Das Team vermutet, dass dieser kleine, seltsame, prograde Mond das letzte Relikt eines einst größeren, prograden Mondes sein könnte, der durch Frontalkollisionen in der Vergangenheit einige der retrograden Mondgruppen schuf. Für ihn wurde der Name Valetudo vorgeschlagen, nach der Urenkelin des römischen Gottes Jupiter, der Göttin der Gesundheit und Hygiene. Durch die Untersuchung der komplexen Einflüsse, die die Orbitalgeschichte eines Mondes gestalteten, können Wissenschaftler etwas über die Frühgeschichte des Sonnensystems erfahren.

Die Entdeckung, dass die Anzahl der kleinsten Monde in Jupiters verschiedenen Orbitalgruppen noch immer hoch ist, spricht beispielsweise dafür, dass die Kollisionen, die sie schufen, nach der Ära der Planetenbildung stattfanden, als die Sonne noch von einer rotierenden Gas- und Staubscheibe umgeben war, aus der die Planeten entstanden.

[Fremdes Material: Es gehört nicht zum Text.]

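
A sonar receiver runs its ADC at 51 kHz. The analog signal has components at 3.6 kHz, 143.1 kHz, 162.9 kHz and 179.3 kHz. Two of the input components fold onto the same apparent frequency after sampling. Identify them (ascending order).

fs/2 = 25.5 kHz.
3.6 kHz ≤ fs/2 = 25.5 kHz, passes unchanged.
143.1 kHz mod fs = 41.1 kHz.
41.1 kHz > fs/2 = 25.5 kHz, folds to fs − 41.1 kHz = 9.9 kHz.
162.9 kHz mod fs = 9.9 kHz.
9.9 kHz ≤ fs/2 = 25.5 kHz, appears at 9.9 kHz.
179.3 kHz mod fs = 26.3 kHz.
26.3 kHz > fs/2 = 25.5 kHz, folds to fs − 26.3 kHz = 24.7 kHz.
143.1 kHz and 162.9 kHz both map to 9.9 kHz.

143.1 kHz, 162.9 kHz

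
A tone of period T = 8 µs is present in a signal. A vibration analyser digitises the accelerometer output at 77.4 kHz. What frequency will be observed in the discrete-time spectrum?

T = 8 µs → f = 1/T = 125 kHz.
125 kHz mod fs = 47.6 kHz.
47.6 kHz > fs/2 = 38.7 kHz, folds to fs − 47.6 kHz = 29.8 kHz.

29.8 kHz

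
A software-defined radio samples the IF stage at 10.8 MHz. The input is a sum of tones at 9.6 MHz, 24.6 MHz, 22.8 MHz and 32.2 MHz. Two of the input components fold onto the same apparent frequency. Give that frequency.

1.2 MHz

fs/2 = 5.4 MHz.
9.6 MHz > fs/2 = 5.4 MHz, folds to fs − 9.6 MHz = 1.2 MHz.
24.6 MHz mod fs = 3 MHz.
3 MHz ≤ fs/2 = 5.4 MHz, appears at 3 MHz.
22.8 MHz mod fs = 1.2 MHz.
1.2 MHz ≤ fs/2 = 5.4 MHz, appears at 1.2 MHz.
32.2 MHz mod fs = 10.6 MHz.
10.6 MHz > fs/2 = 5.4 MHz, folds to fs − 10.6 MHz = 0.2 MHz.
9.6 MHz and 22.8 MHz both map to 1.2 MHz.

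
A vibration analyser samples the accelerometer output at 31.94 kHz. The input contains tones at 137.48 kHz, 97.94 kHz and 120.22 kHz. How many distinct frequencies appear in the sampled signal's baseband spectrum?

3

fs/2 = 15.97 kHz.
137.48 kHz mod fs = 9.72 kHz.
9.72 kHz ≤ fs/2 = 15.97 kHz, appears at 9.72 kHz.
97.94 kHz mod fs = 2.12 kHz.
2.12 kHz ≤ fs/2 = 15.97 kHz, appears at 2.12 kHz.
120.22 kHz mod fs = 24.4 kHz.
24.4 kHz > fs/2 = 15.97 kHz, folds to fs − 24.4 kHz = 7.54 kHz.
Distinct values: {2.12 kHz, 7.54 kHz, 9.72 kHz} → 3.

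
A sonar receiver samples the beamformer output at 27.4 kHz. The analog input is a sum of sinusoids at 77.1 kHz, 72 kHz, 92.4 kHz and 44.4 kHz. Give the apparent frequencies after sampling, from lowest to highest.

fs/2 = 13.7 kHz.
77.1 kHz mod fs = 22.3 kHz.
22.3 kHz > fs/2 = 13.7 kHz, folds to fs − 22.3 kHz = 5.1 kHz.
72 kHz mod fs = 17.2 kHz.
17.2 kHz > fs/2 = 13.7 kHz, folds to fs − 17.2 kHz = 10.2 kHz.
92.4 kHz mod fs = 10.2 kHz.
10.2 kHz ≤ fs/2 = 13.7 kHz, appears at 10.2 kHz.
44.4 kHz mod fs = 17 kHz.
17 kHz > fs/2 = 13.7 kHz, folds to fs − 17 kHz = 10.4 kHz.
Distinct values: {5.1 kHz, 10.2 kHz, 10.4 kHz}.

5.1 kHz, 10.2 kHz, 10.4 kHz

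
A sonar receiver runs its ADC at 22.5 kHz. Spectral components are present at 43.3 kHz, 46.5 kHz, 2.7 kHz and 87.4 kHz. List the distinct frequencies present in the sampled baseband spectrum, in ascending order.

fs/2 = 11.25 kHz.
43.3 kHz mod fs = 20.8 kHz.
20.8 kHz > fs/2 = 11.25 kHz, folds to fs − 20.8 kHz = 1.7 kHz.
46.5 kHz mod fs = 1.5 kHz.
1.5 kHz ≤ fs/2 = 11.25 kHz, appears at 1.5 kHz.
2.7 kHz ≤ fs/2 = 11.25 kHz, passes unchanged.
87.4 kHz mod fs = 19.9 kHz.
19.9 kHz > fs/2 = 11.25 kHz, folds to fs − 19.9 kHz = 2.6 kHz.
Distinct values: {1.5 kHz, 1.7 kHz, 2.6 kHz, 2.7 kHz}.

1.5 kHz, 1.7 kHz, 2.6 kHz, 2.7 kHz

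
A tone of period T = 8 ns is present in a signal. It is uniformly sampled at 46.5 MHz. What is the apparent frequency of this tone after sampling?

T = 8 ns → f = 1/T = 125 MHz.
125 MHz mod fs = 32 MHz.
32 MHz > fs/2 = 23.25 MHz, folds to fs − 32 MHz = 14.5 MHz.

14.5 MHz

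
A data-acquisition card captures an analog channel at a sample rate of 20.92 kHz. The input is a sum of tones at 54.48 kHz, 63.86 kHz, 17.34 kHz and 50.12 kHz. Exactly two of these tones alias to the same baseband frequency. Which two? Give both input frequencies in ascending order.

50.12 kHz, 54.48 kHz

fs/2 = 10.46 kHz.
54.48 kHz mod fs = 12.64 kHz.
12.64 kHz > fs/2 = 10.46 kHz, folds to fs − 12.64 kHz = 8.28 kHz.
63.86 kHz mod fs = 1.1 kHz.
1.1 kHz ≤ fs/2 = 10.46 kHz, appears at 1.1 kHz.
17.34 kHz > fs/2 = 10.46 kHz, folds to fs − 17.34 kHz = 3.58 kHz.
50.12 kHz mod fs = 8.28 kHz.
8.28 kHz ≤ fs/2 = 10.46 kHz, appears at 8.28 kHz.
50.12 kHz and 54.48 kHz both map to 8.28 kHz.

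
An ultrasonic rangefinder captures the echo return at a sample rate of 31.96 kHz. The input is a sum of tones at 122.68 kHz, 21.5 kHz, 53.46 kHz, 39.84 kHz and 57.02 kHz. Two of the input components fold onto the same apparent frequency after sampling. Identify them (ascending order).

21.5 kHz, 53.46 kHz

fs/2 = 15.98 kHz.
122.68 kHz mod fs = 26.8 kHz.
26.8 kHz > fs/2 = 15.98 kHz, folds to fs − 26.8 kHz = 5.16 kHz.
21.5 kHz > fs/2 = 15.98 kHz, folds to fs − 21.5 kHz = 10.46 kHz.
53.46 kHz mod fs = 21.5 kHz.
21.5 kHz > fs/2 = 15.98 kHz, folds to fs − 21.5 kHz = 10.46 kHz.
39.84 kHz mod fs = 7.88 kHz.
7.88 kHz ≤ fs/2 = 15.98 kHz, appears at 7.88 kHz.
57.02 kHz mod fs = 25.06 kHz.
25.06 kHz > fs/2 = 15.98 kHz, folds to fs − 25.06 kHz = 6.9 kHz.
21.5 kHz and 53.46 kHz both map to 10.46 kHz.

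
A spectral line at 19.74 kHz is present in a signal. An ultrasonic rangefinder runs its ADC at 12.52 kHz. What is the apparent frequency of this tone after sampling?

5.3 kHz

19.74 kHz mod fs = 7.22 kHz.
7.22 kHz > fs/2 = 6.26 kHz, folds to fs − 7.22 kHz = 5.3 kHz.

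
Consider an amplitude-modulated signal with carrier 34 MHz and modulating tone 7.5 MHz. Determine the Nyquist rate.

83 MHz

AM sidebands sit at fc ± fm = 26.5 MHz and 41.5 MHz.
Highest-frequency component: 41.5 MHz.
Nyquist rate = 2 × 41.5 MHz = 83 MHz.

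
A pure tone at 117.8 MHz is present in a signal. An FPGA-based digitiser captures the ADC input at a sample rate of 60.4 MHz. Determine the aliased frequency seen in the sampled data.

117.8 MHz mod fs = 57.4 MHz.
57.4 MHz > fs/2 = 30.2 MHz, folds to fs − 57.4 MHz = 3 MHz.

3 MHz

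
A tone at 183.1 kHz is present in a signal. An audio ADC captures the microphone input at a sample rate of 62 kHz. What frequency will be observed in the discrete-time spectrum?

2.9 kHz

183.1 kHz mod fs = 59.1 kHz.
59.1 kHz > fs/2 = 31 kHz, folds to fs − 59.1 kHz = 2.9 kHz.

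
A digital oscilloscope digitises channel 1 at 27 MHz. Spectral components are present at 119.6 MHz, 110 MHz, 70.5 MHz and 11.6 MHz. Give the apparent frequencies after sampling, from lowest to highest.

2 MHz, 10.5 MHz, 11.6 MHz

fs/2 = 13.5 MHz.
119.6 MHz mod fs = 11.6 MHz.
11.6 MHz ≤ fs/2 = 13.5 MHz, appears at 11.6 MHz.
110 MHz mod fs = 2 MHz.
2 MHz ≤ fs/2 = 13.5 MHz, appears at 2 MHz.
70.5 MHz mod fs = 16.5 MHz.
16.5 MHz > fs/2 = 13.5 MHz, folds to fs − 16.5 MHz = 10.5 MHz.
11.6 MHz ≤ fs/2 = 13.5 MHz, passes unchanged.
Distinct values: {2 MHz, 10.5 MHz, 11.6 MHz}.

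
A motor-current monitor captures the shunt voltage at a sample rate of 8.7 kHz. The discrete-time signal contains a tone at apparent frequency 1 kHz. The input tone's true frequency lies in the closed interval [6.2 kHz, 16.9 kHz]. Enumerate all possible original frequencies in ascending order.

7.7 kHz, 9.7 kHz, 16.4 kHz

Frequencies that alias to 1 kHz are k·fs ± 1 kHz for integer k ≥ 0.
k=0: 1 kHz.
k=1: 7.7 kHz, 9.7 kHz.
k=2: 16.4 kHz, 18.4 kHz.
k=3: 25.1 kHz, 27.1 kHz.
Within [6.2 kHz, 16.9 kHz]: 7.7 kHz, 9.7 kHz, 16.4 kHz.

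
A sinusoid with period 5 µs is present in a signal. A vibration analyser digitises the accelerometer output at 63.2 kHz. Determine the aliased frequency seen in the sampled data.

T = 5 µs → f = 1/T = 200 kHz.
200 kHz mod fs = 10.4 kHz.
10.4 kHz ≤ fs/2 = 31.6 kHz, appears at 10.4 kHz.

10.4 kHz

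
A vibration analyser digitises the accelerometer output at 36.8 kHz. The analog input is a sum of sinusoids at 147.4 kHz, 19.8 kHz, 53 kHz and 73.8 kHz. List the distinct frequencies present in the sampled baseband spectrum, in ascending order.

fs/2 = 18.4 kHz.
147.4 kHz mod fs = 0.2 kHz.
0.2 kHz ≤ fs/2 = 18.4 kHz, appears at 0.2 kHz.
19.8 kHz > fs/2 = 18.4 kHz, folds to fs − 19.8 kHz = 17 kHz.
53 kHz mod fs = 16.2 kHz.
16.2 kHz ≤ fs/2 = 18.4 kHz, appears at 16.2 kHz.
73.8 kHz mod fs = 0.2 kHz.
0.2 kHz ≤ fs/2 = 18.4 kHz, appears at 0.2 kHz.
Distinct values: {0.2 kHz, 16.2 kHz, 17 kHz}.

0.2 kHz, 16.2 kHz, 17 kHz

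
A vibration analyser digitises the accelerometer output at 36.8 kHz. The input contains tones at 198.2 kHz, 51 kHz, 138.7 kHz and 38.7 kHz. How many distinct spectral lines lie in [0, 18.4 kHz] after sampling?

3

fs/2 = 18.4 kHz.
198.2 kHz mod fs = 14.2 kHz.
14.2 kHz ≤ fs/2 = 18.4 kHz, appears at 14.2 kHz.
51 kHz mod fs = 14.2 kHz.
14.2 kHz ≤ fs/2 = 18.4 kHz, appears at 14.2 kHz.
138.7 kHz mod fs = 28.3 kHz.
28.3 kHz > fs/2 = 18.4 kHz, folds to fs − 28.3 kHz = 8.5 kHz.
38.7 kHz mod fs = 1.9 kHz.
1.9 kHz ≤ fs/2 = 18.4 kHz, appears at 1.9 kHz.
Distinct values: {1.9 kHz, 8.5 kHz, 14.2 kHz} → 3.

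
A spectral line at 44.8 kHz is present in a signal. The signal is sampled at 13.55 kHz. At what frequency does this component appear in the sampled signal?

44.8 kHz mod fs = 4.15 kHz.
4.15 kHz ≤ fs/2 = 6.775 kHz, appears at 4.15 kHz.

4.15 kHz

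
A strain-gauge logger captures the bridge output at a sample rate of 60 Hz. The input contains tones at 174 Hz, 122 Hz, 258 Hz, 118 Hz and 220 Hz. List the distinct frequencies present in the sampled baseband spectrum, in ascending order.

fs/2 = 30 Hz.
174 Hz mod fs = 54 Hz.
54 Hz > fs/2 = 30 Hz, folds to fs − 54 Hz = 6 Hz.
122 Hz mod fs = 2 Hz.
2 Hz ≤ fs/2 = 30 Hz, appears at 2 Hz.
258 Hz mod fs = 18 Hz.
18 Hz ≤ fs/2 = 30 Hz, appears at 18 Hz.
118 Hz mod fs = 58 Hz.
58 Hz > fs/2 = 30 Hz, folds to fs − 58 Hz = 2 Hz.
220 Hz mod fs = 40 Hz.
40 Hz > fs/2 = 30 Hz, folds to fs − 40 Hz = 20 Hz.
Distinct values: {2 Hz, 6 Hz, 18 Hz, 20 Hz}.

2 Hz, 6 Hz, 18 Hz, 20 Hz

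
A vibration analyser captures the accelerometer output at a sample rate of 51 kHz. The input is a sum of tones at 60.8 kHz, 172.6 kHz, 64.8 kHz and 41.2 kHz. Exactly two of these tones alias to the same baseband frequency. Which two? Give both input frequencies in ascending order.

fs/2 = 25.5 kHz.
60.8 kHz mod fs = 9.8 kHz.
9.8 kHz ≤ fs/2 = 25.5 kHz, appears at 9.8 kHz.
172.6 kHz mod fs = 19.6 kHz.
19.6 kHz ≤ fs/2 = 25.5 kHz, appears at 19.6 kHz.
64.8 kHz mod fs = 13.8 kHz.
13.8 kHz ≤ fs/2 = 25.5 kHz, appears at 13.8 kHz.
41.2 kHz > fs/2 = 25.5 kHz, folds to fs − 41.2 kHz = 9.8 kHz.
41.2 kHz and 60.8 kHz both map to 9.8 kHz.

41.2 kHz, 60.8 kHz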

Aufgrund ihrer Größen zwischen einem und drei Kilometern werden diese Monde mehr durch umgebenden Staub und Gas beeinflusst. Wenn diese Rohmaterialien noch präsent waren, als Jupiters erste Mondgeneration kollidierte, um seine heutigen versprengten Mondgruppen zu bilden, dann hätte die von dem restlichen Gas und Staub ausgeübte Kraft ausgereicht, um sie in Richtung Jupiter spiralen zu lassen. Ihre Existenz zeigt, dass sie wahrscheinlich später entstanden, nachdem dieses Gas und der Staub verschwunden waren.

Die meisten der neuen Monde wurden ursprünglich mit dem Blanco 4-Meter-Teleskop auf dem Cerro Tololo in Chile aufgefunden, das vom National Optical Observatory in den Vereinigten Staaten betrieben wird. Das Teleskop wurde kürzlich mit der Dark Energy Camera ausgestattet, die es zu einem leistungsfähigen Werkzeug für die Überwachung des Nachthimmels und die Suche nach schwachen Objekten macht.

Mehrere Teleskope wurden verwendet, um die Entdeckungen zu bestätigen, darunter:
das 6.5-Meter Magellan Telescope der Carnegie Institution am Las Campanas Observatory in Chile;
das 4-Meter Discovery Channel Telescope am Lowell Observatory Arizona (mit Dank an Audrey Thirouin, Nick Moskovitz und Maxime Devogele);
das 8-Meter Subaru Telescope und das 2,2-Meter-Teleskop der Univserity of Hawaii (mit Dank an Dave Tholen und Dora Fohring von der University of Hawaii);
und das 8-Meter Gemini Telescope auf Hawaii

Bob Jacobson und Marina Brozovic vom Jet Propulsion Laboratory der NASA bestätigten die berechnete Umlaufbahn des ungewöhnlichen Mondes im Jahr 2017, um seine vorhergesagte Position während der Beobachtungen in diesem Jahr gegenzuprüfen und sicherzustellen, dass der neue interessante Mond nicht verloren gegangen ist.